Cahiliyeden kalan borçlar hakkında neler tavsiye edersiniz? fıkıh sorusuna Halis Hoca (Ebu Hanzala) cevap veriyor.
Diğer sosyal medya hesaplarımızdan yayınlamadığımız özel paylaşımlarımızdan güncel olarak haberdar olmak için linke tıklayarak WhatsApp hattımıza abone olabilirsiniz; https://bit.ly/2xHiHzN
Soru:
“Hocam! Tevhid ile yeni tanıştım. Cahiliyeden yeni kurtuluyorum. Cahiliyeden kalma borçlarım var. Yaptığım ticareti batırdım bana ne tavsiye edersiniz? Allah razı olsun.”
Cevap:
Kardeşlerim! Bir insanın ticareti iyi gitmemişse, para batırmışsa, insanlara borcu kalmışsa ve müslümanın kesinlikle niyeti bu değilse, yani hiçbir surette insanlara borç ile zarar vermemek istiyorsa şunu bilmemiz gereklidir.
Peygamber (as) Buhari’nin rivayet ettiği bir hadiste diyor ki: “Kim insanların mallarını onlara geri çevirmek niyeti ile almışsa mutlaka Allah borcu onların yerine ödeyecektir. Kim de insanların mallarını telef etmek için aldıysa, Allah onların mallarını telef edecektir.
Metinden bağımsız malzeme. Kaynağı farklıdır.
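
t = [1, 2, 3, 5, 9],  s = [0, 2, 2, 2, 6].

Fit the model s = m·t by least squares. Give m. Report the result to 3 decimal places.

m = 0.617

With design matrix A, AᵀA = [[120]] and Aᵀs = [74]ᵀ.
m = 74/120 = 0.616667.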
Eğer senin gayen gerçekten ticaret yapıp rızık kazanmak idiyse, bunun için yola çıktın ama olmadı.
“De ki: ‘Şüphesiz ki Rabbim, rızkı dilediğine genişletir, (dilediğine) daraltır. Fakat insanların çoğu bilmezler.’ ” (34/Sebe’ 36)
Sana da Allah rızkını daralttı, işler yolunda gitmedi, iflas ettiysen hiç endişe etme Allah bir şekilde o borcu sana ödeyecektir. Yeter ki senin niyetin o borcu ödemek olsun. Bu peygamberimizin insanlara vaadidir.
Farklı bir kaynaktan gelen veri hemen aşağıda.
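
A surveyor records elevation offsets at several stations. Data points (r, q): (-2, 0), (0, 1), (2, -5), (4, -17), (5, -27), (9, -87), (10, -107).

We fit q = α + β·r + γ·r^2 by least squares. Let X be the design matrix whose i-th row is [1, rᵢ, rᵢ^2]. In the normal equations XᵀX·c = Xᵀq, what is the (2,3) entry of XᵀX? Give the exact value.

Row 2 ↔ basis r, column 3 ↔ basis r^2, so (XᵀX)_{2,3} = Σᵢ (r)·(r^2) = (-2)·(4) + (0)·(0) + (2)·(4) + (4)·(16) + (5)·(25) + (9)·(81) + (10)·(100) = 1918.

1918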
Para batırmak, ticaretin kötü gitmesi asla bir ayıp değildir. Bu toplumda insanlar cahiliyenin değer yargıları ile olayları değerlendirdikleri için eğer Allah muhafaza işiniz kötü gider düşerseniz, her geçen size bir tekme vurur ama bu böyle değildir. Bir insan ticaret yapabilir, para batırabilir. Bu tamamen Allah’ın takdiri ile olan bir şeydir.
Allah Resulü’nün en seçkin sahabelerinden ve alimlerin öncüsü olan Muaz ibni Cebel (r.a) yaptığı ticareti batırdığından dolayı Allah Resulü onun bütün mallarına el koymuştur ve el koyduğu bütün malları da dağıtmıştır. Yani haczetmiştir onun mallarını. O malları götürmüştür borç sahiplerine dağıtmıştır.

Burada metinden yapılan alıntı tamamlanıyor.